What this means is that the small-scale farmer who needed some money during the peak period will have to dig far much deeper into the pockets to get the commodity, which contributes 45.2 percent of the Consumer Price Index (CPI)—the basket of goods and services used to compute inflation. A rise in the price of maize, essentially, leads to a rise in the inflation.
On paper, the Agricultural Development and Marketing Corporation (Admarc) is supposed to cushion and stabilise the price of maize, but the corporation has miserably failed in that regard. Primarily, that is because buys the grain at during the lean period when the staple is very high.
It really makes no economical sense that Admarc should be announcing, today, that it is inviting traders to sell maize to the corporation. What this means, if Admarc is going to try to stabilise the market, is that, it will buy the commodity at a higher price and sell it at a lower price.

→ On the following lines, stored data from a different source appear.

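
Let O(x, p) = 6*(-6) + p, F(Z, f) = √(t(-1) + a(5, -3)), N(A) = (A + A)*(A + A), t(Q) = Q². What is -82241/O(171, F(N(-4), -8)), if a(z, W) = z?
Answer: 493446/215 + 82241*√6/1290 ≈ 2451.3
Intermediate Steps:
N(A) = 4*A² (N(A) = (2*A)*(2*A) = 4*A²)
F(Z, f) = √6 (F(Z, f) = √((-1)² + 5) = √(1 + 5) = √6)
O(x, p) = -36 + p
-82241/O(171, F(N(-4), -8)) = -82241/(-36 + √6)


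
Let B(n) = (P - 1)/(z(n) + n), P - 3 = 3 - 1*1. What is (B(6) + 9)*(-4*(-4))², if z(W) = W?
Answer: 7168/3 ≈ 2389.3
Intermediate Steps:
P = 5 (P = 3 + (3 - 1*1) = 3 + (3 - 1) = 3 + 2 = 5)
B(n) = 2/n (B(n) = (5 - 1)/(n + n) = 4/((2*n)) = 4*(1/(2*n)) = 2/n)
(B(6) + 9)*(-4*(-4))² = (2/6 + 9)*(-4*(-4))² = (2*(⅙) + 9)*16² = (⅓ + 9)*256 = (28/3)*256 = 7168/3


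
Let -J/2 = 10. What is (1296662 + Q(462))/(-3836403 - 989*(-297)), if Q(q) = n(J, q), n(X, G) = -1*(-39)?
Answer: -1296701/3542670 ≈ -0.36602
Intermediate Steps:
J = -20 (J = -2*10 = -20)
n(X, G) = 39
Q(q) = 39
(1296662 + Q(462))/(-3836403 - 989*(-297)) = (1296662 + 39)/(-3836403 - 989*(-297)) = 1296701/(-3836403 + 293733) = 1296701/(-3542670) = 1296701*(-1/3542670) = -1296701/3542670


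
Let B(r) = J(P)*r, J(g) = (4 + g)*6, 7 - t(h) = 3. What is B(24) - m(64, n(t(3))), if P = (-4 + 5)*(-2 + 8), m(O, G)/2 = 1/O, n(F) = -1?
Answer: 46079/32 ≈ 1440.0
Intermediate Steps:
t(h) = 4 (t(h) = 7 - 1*3 = 7 - 3 = 4)
m(O, G) = 2/O
P = 6 (P = 1*6 = 6)
J(g) = 24 + 6*g
B(r) = 60*r (B(r) = (24 + 6*6)*r = (24 + 36)*r = 60*r)
B(24) - m(64, n(t(3))) = 60*24 - 2/64 = 1440 - 2/64 = 1440 - 1*1/32 = 1440 - 1/32 = 46079/32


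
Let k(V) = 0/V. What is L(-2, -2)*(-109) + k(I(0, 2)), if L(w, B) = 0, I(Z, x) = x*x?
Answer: 0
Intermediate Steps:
I(Z, x) = x²
k(V) = 0
L(-2, -2)*(-109) + k(I(0, 2)) = 0*(-109) + 0 = 0 + 0 = 0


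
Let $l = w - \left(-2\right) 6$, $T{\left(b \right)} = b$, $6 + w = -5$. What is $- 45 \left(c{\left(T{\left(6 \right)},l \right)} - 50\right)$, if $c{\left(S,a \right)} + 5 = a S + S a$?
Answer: $1935$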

As a matter of fact, it is very much surprising that Admarc should get to the anti-hill to say that if traders do not sell it maize, they will import from neighbouring countries. I smell another Maizegate in the making here. Remember that the other time Admarc imported maize from Zambia, after getting a loan, when locally there was considerable amounts of the grain within the country. The result was the consequent arrest and trial of the then agriculture minister George Chaponda.
History, they always say, repeats itself. We must, at all cost, avoid recurrence of such thievery. This lighting should not strike Admarc again.
It is a given fact that much of Malawi’s maize is in the hands of traders than Admarc as it should be in the ideal situation. The traders will keep on hoarding the maize and given that the market is liberal, Malawians on the street will pay through the nose. And Admarc will keep on dancing its own kanindo, a dance that has led it into the heavy and stinking sweat of debt.